The sort of questions Obama now faces, like Cheney before him, are not limited to the contemporary era of politics and government; they harken back notably to Nixon, and even further back before that. The individual players in scandals such as Obama's PRISM are interchangeable. It is the system they work within — a government that is always in search of greater power, one that obtains that power easier with each new technology — that drives the behavior of Washington leaders and brings us to these affronts to civil liberties.
So when my fellow PolicyMic columnist Matthew Rozsa implores Obama to "[s]top acting like Dick Cheney," in actuality he's asking the government to stop acting like the government. Assigning responsibility to an individual president or vice president is a misreading of the persistent nature of these types of scandals.

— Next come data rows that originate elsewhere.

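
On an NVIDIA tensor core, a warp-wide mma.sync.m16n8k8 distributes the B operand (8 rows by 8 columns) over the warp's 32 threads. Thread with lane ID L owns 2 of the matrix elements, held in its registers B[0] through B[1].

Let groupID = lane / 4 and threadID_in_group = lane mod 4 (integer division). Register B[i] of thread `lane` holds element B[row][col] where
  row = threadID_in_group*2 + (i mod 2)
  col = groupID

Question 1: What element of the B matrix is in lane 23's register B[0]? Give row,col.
lane 23: g=5 (23/4), t=3 (23%4)
i=0: r=3*2+0=6, c=g=5

6,5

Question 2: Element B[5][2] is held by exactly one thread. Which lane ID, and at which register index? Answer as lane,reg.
c=2→G=2  r=5→T=2,p=1
L=2*4+2=10  i=1=1

10,1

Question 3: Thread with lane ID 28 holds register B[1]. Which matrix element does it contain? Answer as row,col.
lane 28->28/4=7, 28 mod 4=0
i=1  r:2·0+1->1  c:7

1,7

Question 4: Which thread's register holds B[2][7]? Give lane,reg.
29,0

c: 7->gid=7  r: 2->tid=1,i&1=0
L=7*4+1=29  i=0=0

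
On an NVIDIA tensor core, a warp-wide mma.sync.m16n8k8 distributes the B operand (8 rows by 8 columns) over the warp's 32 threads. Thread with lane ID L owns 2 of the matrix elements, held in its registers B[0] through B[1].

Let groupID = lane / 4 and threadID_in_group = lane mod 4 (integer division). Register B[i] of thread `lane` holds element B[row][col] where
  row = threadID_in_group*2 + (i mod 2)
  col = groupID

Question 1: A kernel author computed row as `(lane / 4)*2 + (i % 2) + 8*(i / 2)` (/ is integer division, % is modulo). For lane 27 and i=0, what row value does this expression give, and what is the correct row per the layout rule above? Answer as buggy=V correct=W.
buggy=12 correct=6

`(lane / 4)*2 + (i % 2) + 8*(i / 2)`[27,0]->12
27: g=6,t=3
[0] (3*2+0,6) = (6,6)
row: 12 vs 6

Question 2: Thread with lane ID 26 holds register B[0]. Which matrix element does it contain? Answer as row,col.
4,6

L=26⇒gr=26>>2=6, th=26&3=2
[0]⇒row 2·2+0=4  col gr=6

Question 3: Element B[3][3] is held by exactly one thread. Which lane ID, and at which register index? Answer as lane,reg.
c:3=>grp=3  r:3=>tig=1,lo=1
L=3*4+1=13  i=1=1

13,1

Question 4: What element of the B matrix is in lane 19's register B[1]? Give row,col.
lane 19⇒19/4=4, 19 mod 4=3
i=1  r:2·3+1⇒7  c:4

7,4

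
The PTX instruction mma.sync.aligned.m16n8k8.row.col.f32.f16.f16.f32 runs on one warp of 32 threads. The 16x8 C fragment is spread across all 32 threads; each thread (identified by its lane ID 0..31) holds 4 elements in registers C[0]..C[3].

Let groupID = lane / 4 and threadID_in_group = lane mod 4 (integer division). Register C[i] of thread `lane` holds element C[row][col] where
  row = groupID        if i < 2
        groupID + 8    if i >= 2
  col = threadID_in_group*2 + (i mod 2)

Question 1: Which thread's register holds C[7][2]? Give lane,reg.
29,0

r:7=>grp=7,rB=0  c:2=>tig=1,lo=0
L=7*4+1=29  i=0*2+0=0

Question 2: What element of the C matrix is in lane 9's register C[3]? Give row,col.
10,3

9: g=2,t=1
[3] (2+8,1*2+1) = (10,3)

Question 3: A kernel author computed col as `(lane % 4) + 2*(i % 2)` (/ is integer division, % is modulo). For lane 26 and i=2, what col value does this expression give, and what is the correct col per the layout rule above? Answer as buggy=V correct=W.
`(lane % 4) + 2*(i % 2)`[26,2]=>2
26: grp=6,tig=2
[2] (6+8,2*2+0) = (14,4)
col: 2 vs 4

buggy=2 correct=4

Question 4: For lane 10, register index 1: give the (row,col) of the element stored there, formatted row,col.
2,5

L=10->gid=10>>2=2, tid=10&3=2
[1]->row 2+0=2  col 2·2+1=5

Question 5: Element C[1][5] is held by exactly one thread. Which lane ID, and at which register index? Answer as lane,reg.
6,1

r=1⇒gr=1,Rb=0  c=5⇒th=2,odd=1
L=1*4+2=6  i=0*2+1=1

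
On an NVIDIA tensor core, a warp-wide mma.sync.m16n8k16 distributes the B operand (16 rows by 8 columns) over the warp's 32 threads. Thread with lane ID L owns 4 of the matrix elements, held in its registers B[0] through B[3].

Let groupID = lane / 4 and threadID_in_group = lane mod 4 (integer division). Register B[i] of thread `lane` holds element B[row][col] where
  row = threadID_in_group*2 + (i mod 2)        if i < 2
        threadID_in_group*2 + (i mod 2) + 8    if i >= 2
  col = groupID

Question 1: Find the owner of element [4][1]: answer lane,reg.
c=1->g=1  r=4->rb=0,t=2,b0=0
L=1*4+2=6  i=0*2+0=0

6,0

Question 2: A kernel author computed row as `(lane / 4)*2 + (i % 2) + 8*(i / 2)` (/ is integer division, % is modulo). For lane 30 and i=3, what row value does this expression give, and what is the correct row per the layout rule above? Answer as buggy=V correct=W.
buggy=23 correct=13

`(lane / 4)*2 + (i % 2) + 8*(i / 2)`[30,3]->23
L=30->g=30>>2=7, t=30&3=2
[3]->row 2·2+1+8=13  col g=7
row: 23 vs 13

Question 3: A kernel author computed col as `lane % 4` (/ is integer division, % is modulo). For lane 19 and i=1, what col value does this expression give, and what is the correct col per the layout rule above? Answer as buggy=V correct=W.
buggy=3 correct=4

`lane % 4`[19,1]->3
lane 19->19/4=4, 19 mod 4=3
i=1  r:2·3+1+0->7  c:4
col: 3 vs 4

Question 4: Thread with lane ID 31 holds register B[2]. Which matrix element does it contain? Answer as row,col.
14,7

L=31→G=31>>2=7, T=31&3=3
[2]→row 3·2+0+8=14  col G=7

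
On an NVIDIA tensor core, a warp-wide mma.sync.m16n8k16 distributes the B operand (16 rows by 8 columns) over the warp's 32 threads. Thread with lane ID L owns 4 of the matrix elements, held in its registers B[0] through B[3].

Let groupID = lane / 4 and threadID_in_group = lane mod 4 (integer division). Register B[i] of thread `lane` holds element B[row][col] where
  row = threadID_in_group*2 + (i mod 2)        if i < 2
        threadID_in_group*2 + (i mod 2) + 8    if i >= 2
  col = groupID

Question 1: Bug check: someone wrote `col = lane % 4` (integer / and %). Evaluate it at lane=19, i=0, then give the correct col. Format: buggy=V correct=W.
`lane % 4`[19,0]=>3
19: grp=4,tig=3
[0] (3*2+0+0,4) = (6,4)
col: 3 vs 4

buggy=3 correct=4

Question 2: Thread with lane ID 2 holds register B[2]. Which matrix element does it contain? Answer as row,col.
12,0

lane 2: gr=0 (2/4), th=2 (2%4)
i=2: r=2*2+0+8=12, c=gr=0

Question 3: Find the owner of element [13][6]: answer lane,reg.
26,3

c: 6->gid=6  r: 13->r8=1,tid=2,i&1=1
L=6*4+2=26  i=1*2+1=3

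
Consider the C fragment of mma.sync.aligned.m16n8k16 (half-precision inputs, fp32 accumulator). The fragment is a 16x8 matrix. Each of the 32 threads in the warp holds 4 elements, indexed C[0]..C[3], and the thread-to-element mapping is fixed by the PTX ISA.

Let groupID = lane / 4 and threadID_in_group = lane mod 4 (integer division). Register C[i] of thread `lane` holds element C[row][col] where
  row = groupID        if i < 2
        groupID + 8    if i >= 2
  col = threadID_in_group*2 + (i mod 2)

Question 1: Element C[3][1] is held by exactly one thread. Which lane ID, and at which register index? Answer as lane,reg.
r:3=>grp=3,rB=0  c:1=>tig=0,lo=1
L=3*4+0=12  i=0*2+1=1

12,1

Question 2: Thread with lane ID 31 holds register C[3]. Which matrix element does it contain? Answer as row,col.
lane 31: grp=7 (31/4), tig=3 (31%4)
i=3: r=7+8=15, c=3*2+1=7

15,7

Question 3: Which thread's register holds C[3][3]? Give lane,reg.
r=3⇒gr=3,Rb=0  c=3⇒th=1,odd=1
L=3*4+1=13  i=0*2+1=1

13,1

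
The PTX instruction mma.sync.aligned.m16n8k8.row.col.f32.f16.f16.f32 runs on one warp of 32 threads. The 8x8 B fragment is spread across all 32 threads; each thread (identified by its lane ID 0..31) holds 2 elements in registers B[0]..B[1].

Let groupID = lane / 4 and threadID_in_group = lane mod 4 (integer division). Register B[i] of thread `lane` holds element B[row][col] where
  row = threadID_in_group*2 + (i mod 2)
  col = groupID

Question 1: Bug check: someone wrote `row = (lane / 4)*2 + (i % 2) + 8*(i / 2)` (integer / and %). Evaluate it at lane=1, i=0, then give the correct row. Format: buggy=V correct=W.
buggy=0 correct=2

`(lane / 4)*2 + (i % 2) + 8*(i / 2)`[1,0]→0
lane 1→1/4=0, 1 mod 4=1
i=0  r:2·1+0→2  c:0
row: 0 vs 2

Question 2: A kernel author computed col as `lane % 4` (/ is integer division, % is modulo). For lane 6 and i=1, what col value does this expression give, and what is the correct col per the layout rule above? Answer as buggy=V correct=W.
`lane % 4`[6,1]⇒2
6: gr=1,th=2
[1] (2*2+1,1) = (5,1)
col: 2 vs 1

buggy=2 correct=1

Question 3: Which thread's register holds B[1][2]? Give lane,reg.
8,1

c=2⇒gr=2  r=1⇒th=0,odd=1
L=2*4+0=8  i=1=1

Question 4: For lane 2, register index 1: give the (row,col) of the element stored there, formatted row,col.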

This isn't a defense of Obama, and certainly not one of Cheney. I'll be the first to admit disappointment in the president. But it is, I believe, naïve to think any one leader has the authority or ability to stay the course in Washington, or abandon it. Obama's failure to his former-admirers is that he once represented a break from this political system, and has now been warped into the sort of thing Cheney represents. Perhaps Americans failed when they believed Obama could have done something different. There's a reason it seems like a perpetual erosion of civil liberties; the faces change, but the system stays the same.